1

I have an ASP.net application that uses wkhtmltopdf to generate a PDF file from HTML input. It works beautifully and everything, including HTML tables, displays perfectly in the PDF file.

The issue is that the recipients of the file need to copy the table from the PDF and paste in to Word. When they try to do that, the text is carried over but without any sort of table formatting - obviously this is not good.

I've searched and searched for more info on this. Some people hint that there's a way to mark-up tables in PDFs such that the formatting will be copied along with the text but I can't find more detail on it. Has anyone had experience of doing this?

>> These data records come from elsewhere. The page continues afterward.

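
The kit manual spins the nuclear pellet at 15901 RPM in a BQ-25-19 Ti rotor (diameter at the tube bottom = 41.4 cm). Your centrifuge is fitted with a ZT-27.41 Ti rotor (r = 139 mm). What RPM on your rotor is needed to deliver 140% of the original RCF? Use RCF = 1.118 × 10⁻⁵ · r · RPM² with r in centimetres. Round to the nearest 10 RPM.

Original rotor: r = 41.4 / 2 = 20.7 cm
RCF_original = 1.118 × 10⁻⁵ × 20.7 × (15901)² = 1.118 × 10⁻⁵ × 20.7 × 252,841,801 ≈ 58,514.2 × g
Target RCF = 1.4 × 58,514.2 ≈ 81,919.9 × g
Your rotor: r = 139 mm = 13.9 cm
81,919.9 = 1.118 × 10⁻⁵ × 13.9 × N²
N² = 81,919.9 / (15.5402 × 10⁻⁵) = 527,148,299
N ≈ √527,148,299 ≈ 22,959.7

22960 RPM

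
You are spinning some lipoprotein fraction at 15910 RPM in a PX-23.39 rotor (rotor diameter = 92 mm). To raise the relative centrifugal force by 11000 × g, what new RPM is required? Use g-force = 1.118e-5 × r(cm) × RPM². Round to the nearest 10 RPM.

r = 92 mm / 2 = 46 mm = 4.6 cm
Current RCF = 1.118 × 10⁻⁵ × 4.6 × (15910)² = 1.118 × 10⁻⁵ × 4.6 × 253,128,100 ≈ 13,017.9 × g
Target RCF = 13,017.9 + 11,000 = 24,017.9 × g
N² = 24,017.9 / (5.1428 × 10⁻⁵) = 467,019,911
N ≈ √467,019,911 ≈ 21,610.6

≈ 21610 RPM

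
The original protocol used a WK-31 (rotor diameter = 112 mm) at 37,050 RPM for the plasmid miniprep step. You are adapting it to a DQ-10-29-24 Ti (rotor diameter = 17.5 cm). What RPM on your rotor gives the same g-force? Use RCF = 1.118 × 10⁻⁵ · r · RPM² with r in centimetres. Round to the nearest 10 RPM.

≈ 29640 RPM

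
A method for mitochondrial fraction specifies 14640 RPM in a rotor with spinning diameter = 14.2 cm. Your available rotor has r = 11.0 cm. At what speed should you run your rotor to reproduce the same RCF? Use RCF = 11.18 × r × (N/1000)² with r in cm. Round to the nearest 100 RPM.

11800 RPM

Original rotor: r = 14.2 / 2 = 7.1 cm
RCF_original = 11.18 × 7.1 × (14.64)² = 11.18 × 7.1 × 214.3296 ≈ 17,013.1 × g
17,013.1 = 11.18 × 11 × (N/1000)²
(N/1000)² = 17,013.1 / 122.98 = 138.3404
N = 1000 × √138.3404 ≈ 11,761.8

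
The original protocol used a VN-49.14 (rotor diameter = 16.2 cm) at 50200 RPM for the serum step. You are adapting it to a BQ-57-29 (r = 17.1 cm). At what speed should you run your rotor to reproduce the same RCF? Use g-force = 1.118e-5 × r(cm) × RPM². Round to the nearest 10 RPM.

≈ 34550 RPM

Original rotor: r = 16.2 / 2 = 8.1 cm
RCF_original = 1.118 × 10⁻⁵ × 8.1 × (50200)² = 1.118 × 10⁻⁵ × 8.1 × 2,520,040,000 ≈ 228,209.8 × g
228,209.8 = 1.118 × 10⁻⁵ × 17.1 × N²
N² = 228,209.8 / (19.1178 × 10⁻⁵) = 1,193,703,250
N ≈ √1,193,703,250 ≈ 34,550.0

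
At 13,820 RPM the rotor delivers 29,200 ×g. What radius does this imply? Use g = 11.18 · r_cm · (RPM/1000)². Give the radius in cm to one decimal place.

≈ 13.7 cm

29200 = 11.18 × r × (13.82)²
r = 29200 / (11.18 × 190.9924) = 29200 / 2135.295 ≈ 13.675 cm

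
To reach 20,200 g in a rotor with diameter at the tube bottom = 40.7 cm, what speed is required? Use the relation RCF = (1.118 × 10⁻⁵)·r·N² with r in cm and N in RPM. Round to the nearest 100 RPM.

≈ 9400 RPM

r = 40.7 / 2 = 20.35 cm
RCF = 1.118 × 10⁻⁵ × r × N²
20,200 = 1.118 × 10⁻⁵ × 20.35 × N²
N² = 20,200 / (22.7513 × 10⁻⁵) = 88,786,135
N ≈ √88,786,135 ≈ 9,422.6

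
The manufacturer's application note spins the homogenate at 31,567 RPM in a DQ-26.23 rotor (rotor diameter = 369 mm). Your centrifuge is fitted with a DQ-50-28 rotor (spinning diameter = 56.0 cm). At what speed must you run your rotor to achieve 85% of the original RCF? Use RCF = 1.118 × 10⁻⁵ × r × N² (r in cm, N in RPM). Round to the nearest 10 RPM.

23620 RPM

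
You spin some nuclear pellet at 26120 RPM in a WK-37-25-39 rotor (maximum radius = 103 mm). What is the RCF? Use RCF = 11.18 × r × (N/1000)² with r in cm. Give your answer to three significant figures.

78600 x g

r = 103 mm = 10.3 cm
RCF = 11.18 × r × (N/1000)²
RCF = 11.18 × 10.3 × (26.12)² = 11.18 × 10.3 × 682.2544 ≈ 78,564.3 × g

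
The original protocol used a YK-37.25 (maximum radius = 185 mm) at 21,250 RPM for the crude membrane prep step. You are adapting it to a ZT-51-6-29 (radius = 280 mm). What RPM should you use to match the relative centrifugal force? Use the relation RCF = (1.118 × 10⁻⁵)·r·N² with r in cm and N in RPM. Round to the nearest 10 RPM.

Original rotor: r = 185 mm = 18.5 cm
RCF_original = 1.118 × 10⁻⁵ × 18.5 × (21250)² = 1.118 × 10⁻⁵ × 18.5 × 451,562,500 ≈ 93,396.7 × g
Your rotor: r = 280 mm = 28.0 cm
93,396.7 = 1.118 × 10⁻⁵ × 28 × N²
N² = 93,396.7 / (31.304 × 10⁻⁵) = 298,353,884
N ≈ √298,353,884 ≈ 17,272.9

17270 RPM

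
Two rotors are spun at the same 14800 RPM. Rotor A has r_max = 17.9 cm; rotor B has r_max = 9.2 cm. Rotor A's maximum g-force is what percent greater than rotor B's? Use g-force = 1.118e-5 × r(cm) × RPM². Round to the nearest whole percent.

At equal RPM, RCF scales linearly with r: ratio = 17.9 / 9.2 = 1.9457.
So rotor A delivers 94.6% more g-force.

95%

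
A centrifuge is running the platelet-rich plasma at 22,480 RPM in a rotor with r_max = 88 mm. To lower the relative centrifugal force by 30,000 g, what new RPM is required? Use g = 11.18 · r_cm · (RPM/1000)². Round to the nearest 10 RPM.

14160 RPM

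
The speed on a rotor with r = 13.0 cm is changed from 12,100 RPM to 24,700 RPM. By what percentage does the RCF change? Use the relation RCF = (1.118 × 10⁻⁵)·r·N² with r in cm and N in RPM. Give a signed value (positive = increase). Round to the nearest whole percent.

RCF ∝ N², so the ratio is (24700/12100)² = (2.041322)² = 4.1670.
Change = 4.1670 − 1 = +3.1670 → +316.7%.

+317%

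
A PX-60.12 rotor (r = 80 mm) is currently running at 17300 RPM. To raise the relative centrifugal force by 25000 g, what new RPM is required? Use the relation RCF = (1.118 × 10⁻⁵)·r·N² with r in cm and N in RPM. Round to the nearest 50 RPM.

r = 80 mm = 8.0 cm
Current RCF = 1.118 × 10⁻⁵ × 8 × (17300)² = 1.118 × 10⁻⁵ × 8 × 299,290,000 ≈ 26,768.5 × g
Target RCF = 26,768.5 + 25,000 = 51,768.5 × g
N² = 51,768.5 / (8.944 × 10⁻⁵) = 578,807,021
N ≈ √578,807,021 ≈ 24,058.4

24050 RPM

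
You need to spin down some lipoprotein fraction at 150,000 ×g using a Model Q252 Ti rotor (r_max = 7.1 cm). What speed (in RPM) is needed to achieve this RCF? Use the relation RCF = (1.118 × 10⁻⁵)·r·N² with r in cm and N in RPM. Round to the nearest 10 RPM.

RCF = 1.118 × 10⁻⁵ × r × N²
150,000 = 1.118 × 10⁻⁵ × 7.1 × N²
N² = 150,000 / (7.9378 × 10⁻⁵) = 1,889,692,358
N ≈ √1,889,692,358 ≈ 43,470.6

N ≈ 43470 RPM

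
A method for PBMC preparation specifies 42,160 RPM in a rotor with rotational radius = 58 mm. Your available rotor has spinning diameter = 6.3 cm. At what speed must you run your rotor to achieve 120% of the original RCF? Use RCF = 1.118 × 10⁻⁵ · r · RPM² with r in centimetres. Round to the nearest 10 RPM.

Original rotor: r = 58 mm = 5.8 cm
RCF = 1.118 × 10⁻⁵ × r × N²
RCF_original = 1.118 × 10⁻⁵ × 5.8 × (42160)² = 1.118 × 10⁻⁵ × 5.8 × 1,777,465,600 ≈ 115,258 × g
Target RCF = 1.2 × 115,258 ≈ 138,309.6 × g
Your rotor: r = 6.3 / 2 = 3.15 cm
138,309.6 = 1.118 × 10⁻⁵ × 3.15 × N²
N² = 138,309.6 / (3.5217 × 10⁻⁵) = 3,927,353,267
N ≈ √3,927,353,267 ≈ 62,668.6

62670 RPM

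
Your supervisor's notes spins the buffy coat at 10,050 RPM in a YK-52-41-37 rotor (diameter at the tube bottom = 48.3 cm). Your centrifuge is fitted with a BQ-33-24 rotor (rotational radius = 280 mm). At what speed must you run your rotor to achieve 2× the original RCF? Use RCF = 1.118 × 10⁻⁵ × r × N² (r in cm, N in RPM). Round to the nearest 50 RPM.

13200 RPM

Original rotor: r = 48.3 / 2 = 24.15 cm
RCF_original = 1.118 × 10⁻⁵ × 24.15 × (10050)² = 1.118 × 10⁻⁵ × 24.15 × 101,002,500 ≈ 27,270.4 × g
Target RCF = 2 × 27,270.4 ≈ 54,540.8 × g
Your rotor: r = 280 mm = 28.0 cm
54,540.8 = 1.118 × 10⁻⁵ × 28 × N²
N² = 54,540.8 / (31.304 × 10⁻⁵) = 174,229,491
N ≈ √174,229,491 ≈ 13,199.6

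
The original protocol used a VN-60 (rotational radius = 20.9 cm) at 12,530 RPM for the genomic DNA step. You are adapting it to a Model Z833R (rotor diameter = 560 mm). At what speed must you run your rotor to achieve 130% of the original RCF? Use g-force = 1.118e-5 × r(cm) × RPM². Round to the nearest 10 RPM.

RCF = 1.118 × 10⁻⁵ × r × N²
RCF_original = 1.118 × 10⁻⁵ × 20.9 × (12530)² = 1.118 × 10⁻⁵ × 20.9 × 157,000,900 ≈ 36,685.1 × g
Target RCF = 1.3 × 36,685.1 ≈ 47,690.6 × g
Your rotor: r = 560 mm / 2 = 280 mm = 28 cm
47,690.6 = 1.118 × 10⁻⁵ × 28 × N²
N² = 47,690.6 / (31.304 × 10⁻⁵) = 152,346,665
N ≈ √152,346,665 ≈ 12,342.9

≈ 12340 RPM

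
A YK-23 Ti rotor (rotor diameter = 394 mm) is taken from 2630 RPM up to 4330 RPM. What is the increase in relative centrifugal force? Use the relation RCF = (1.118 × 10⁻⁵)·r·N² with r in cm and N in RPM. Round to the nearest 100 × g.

2600 x g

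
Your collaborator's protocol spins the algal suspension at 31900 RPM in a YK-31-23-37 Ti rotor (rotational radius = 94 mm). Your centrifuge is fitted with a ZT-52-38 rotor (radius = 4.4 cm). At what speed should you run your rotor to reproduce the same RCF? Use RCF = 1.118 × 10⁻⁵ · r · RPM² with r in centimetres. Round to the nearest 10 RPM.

≈ 46630 RPM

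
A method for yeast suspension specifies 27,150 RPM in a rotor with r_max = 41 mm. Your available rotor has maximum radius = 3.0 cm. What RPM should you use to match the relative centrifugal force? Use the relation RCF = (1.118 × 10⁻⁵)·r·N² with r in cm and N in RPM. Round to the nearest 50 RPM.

Original rotor: r = 41 mm = 4.1 cm
RCF_original = 1.118 × 10⁻⁵ × 4.1 × (27150)² = 1.118 × 10⁻⁵ × 4.1 × 737,122,500 ≈ 33,788.2 × g
33,788.2 = 1.118 × 10⁻⁵ × 3 × N²
N² = 33,788.2 / (3.354 × 10⁻⁵) = 1,007,400,119
N ≈ √1,007,400,119 ≈ 31,739.6

31750 RPM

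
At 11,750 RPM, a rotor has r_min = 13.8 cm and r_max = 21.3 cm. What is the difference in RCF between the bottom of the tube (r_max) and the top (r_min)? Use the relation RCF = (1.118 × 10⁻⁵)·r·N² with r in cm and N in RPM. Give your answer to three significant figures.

RCF_max = 1.118 × 10⁻⁵ × 21.3 × (11750)² = 1.118 × 10⁻⁵ × 21.3 × 138,062,500 ≈ 32,877.4 × g
RCF_min = 1.118 × 10⁻⁵ × 13.8 × (11750)² = 1.118 × 10⁻⁵ × 13.8 × 138,062,500 ≈ 21,300.8 × g
ΔRCF = 32,877.4 − 21,300.8 = 11,576.6

ΔRCF ≈ 11600 ×g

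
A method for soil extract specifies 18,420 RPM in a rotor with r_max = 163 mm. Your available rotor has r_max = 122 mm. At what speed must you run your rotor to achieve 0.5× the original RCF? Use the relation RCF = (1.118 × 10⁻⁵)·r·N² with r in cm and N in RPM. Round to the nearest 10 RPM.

≈ 15060 RPM

Original rotor: r = 163 mm = 16.3 cm
RCF = 1.118 × 10⁻⁵ × r × N²
RCF_original = 1.118 × 10⁻⁵ × 16.3 × (18420)² = 1.118 × 10⁻⁵ × 16.3 × 339,296,400 ≈ 61,831.3 × g
Target RCF = 0.5 × 61,831.3 ≈ 30,915.7 × g
Your rotor: r = 122 mm = 12.2 cm
30,915.7 = 1.118 × 10⁻⁵ × 12.2 × N²
N² = 30,915.7 / (13.6396 × 10⁻⁵) = 226,661,339
N ≈ √226,661,339 ≈ 15,055.3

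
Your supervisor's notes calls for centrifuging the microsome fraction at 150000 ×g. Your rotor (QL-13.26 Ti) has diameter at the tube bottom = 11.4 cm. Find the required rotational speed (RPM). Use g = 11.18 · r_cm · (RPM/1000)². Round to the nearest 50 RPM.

r = 11.4 / 2 = 5.7 cm
150,000 = 11.18 × 5.7 × (N/1000)²
(N/1000)² = 150,000 / 63.726 = 2353.827
N = 1000 × √2353.827 ≈ 48,516.3

≈ 48500 RPM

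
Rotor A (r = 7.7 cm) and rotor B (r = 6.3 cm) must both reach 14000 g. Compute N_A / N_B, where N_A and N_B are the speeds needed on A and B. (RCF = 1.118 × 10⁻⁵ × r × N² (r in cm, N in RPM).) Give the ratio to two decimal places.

At fixed RCF, N ∝ 1/√r, so N_A/N_B = √(r_B/r_A) = √(6.3/7.7) = √0.818182 = 0.9045.

0.90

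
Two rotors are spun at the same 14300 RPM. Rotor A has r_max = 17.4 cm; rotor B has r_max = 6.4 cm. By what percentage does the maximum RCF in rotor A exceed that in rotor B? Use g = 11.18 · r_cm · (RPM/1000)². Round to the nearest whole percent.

At equal RPM, RCF scales linearly with r: ratio = 17.4 / 6.4 = 2.7187.
So rotor A delivers 171.9% more g-force.

172%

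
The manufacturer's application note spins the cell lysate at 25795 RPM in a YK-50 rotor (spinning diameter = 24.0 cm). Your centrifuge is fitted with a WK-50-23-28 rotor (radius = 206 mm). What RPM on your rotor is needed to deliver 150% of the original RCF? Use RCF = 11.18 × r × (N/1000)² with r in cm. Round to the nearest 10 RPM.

≈ 24110 RPM

Original rotor: r = 24.0 / 2 = 12 cm
RCF = 11.18 × r × (N/1000)²
RCF_original = 11.18 × 12 × (25.795)² = 11.18 × 12 × 665.382025 ≈ 89,267.7 × g
Target RCF = 1.5 × 89,267.7 ≈ 133,901.5 × g
Your rotor: r = 206 mm = 20.6 cm
133,901.5 = 11.18 × 20.6 × (N/1000)²
(N/1000)² = 133,901.5 / 230.308 = 581.4019
N = 1000 × √581.4019 ≈ 24,112.3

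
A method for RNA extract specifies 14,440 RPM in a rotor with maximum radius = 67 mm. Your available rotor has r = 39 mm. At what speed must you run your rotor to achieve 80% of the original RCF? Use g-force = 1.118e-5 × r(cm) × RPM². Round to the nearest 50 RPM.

16950 RPM

Original rotor: r = 67 mm = 6.7 cm
RCF_original = 1.118 × 10⁻⁵ × 6.7 × (14440)² = 1.118 × 10⁻⁵ × 6.7 × 208,513,600 ≈ 15,618.9 × g
Target RCF = 0.8 × 15,618.9 ≈ 12,495.1 × g
Your rotor: r = 39 mm = 3.9 cm
12,495.1 = 1.118 × 10⁻⁵ × 3.9 × N²
N² = 12,495.1 / (4.3602 × 10⁻⁵) = 286,571,717
N ≈ √286,571,717 ≈ 16,928.4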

If there's not a way to generate the PDF with enough info, does anyone know of a way to generate an uneditable word document in ASP.net from a HTML source?

Thanks!

  • Why uneditable, yet copyable? Couldn't they just copy and paste into an editable document? – mbeckish Oct 11 '13 at 16:37
  • @mbeckish - that's a fair point. I've started looking at using HtmlToOpenXml and then using that output as the word document. It's not perfect by any means and requires some work to get inline CSS but it's a start. I'd still rather figure out how to properly tag the table in PDF but that's looking like a remote possibility. – John Griffiths Oct 11 '13 at 19:49
  • So why don't the users copy the table from an HTML page? Is it because these users don't visit your ASP.NET site? – mbeckish Oct 11 '13 at 19:55
  • @mbeckish - yes exactly, the final recipients don't have access to our site so we need to provide them with a static file that they can work with (they will receive it via email) – John Griffiths Oct 11 '13 at 20:05
  • 1
    PDF as a source is very unreliable in this sort of thing as far as I have seen, how about an alternative format for the file? Or providing two copies of the file, one PDF and one word template with the table? – Joel Peltonen Oct 12 '13 at 09:31
  • 1
    @Nenotlep Yes, I feel that that is probably the route I'm going to have to take. cheers. – John Griffiths Oct 13 '13 at 04:37

1 Answers1

0

I don't think wkhtmltopdf is the right tool for this job. For the most part it uses a black box rendering, and you're not going to be able to affect things to a very granular level. I'd recommend using a different component like Aspose.Words/Aspose.pdf which gives you much more control over how the elements are rendered. These components will also take HTML as input too.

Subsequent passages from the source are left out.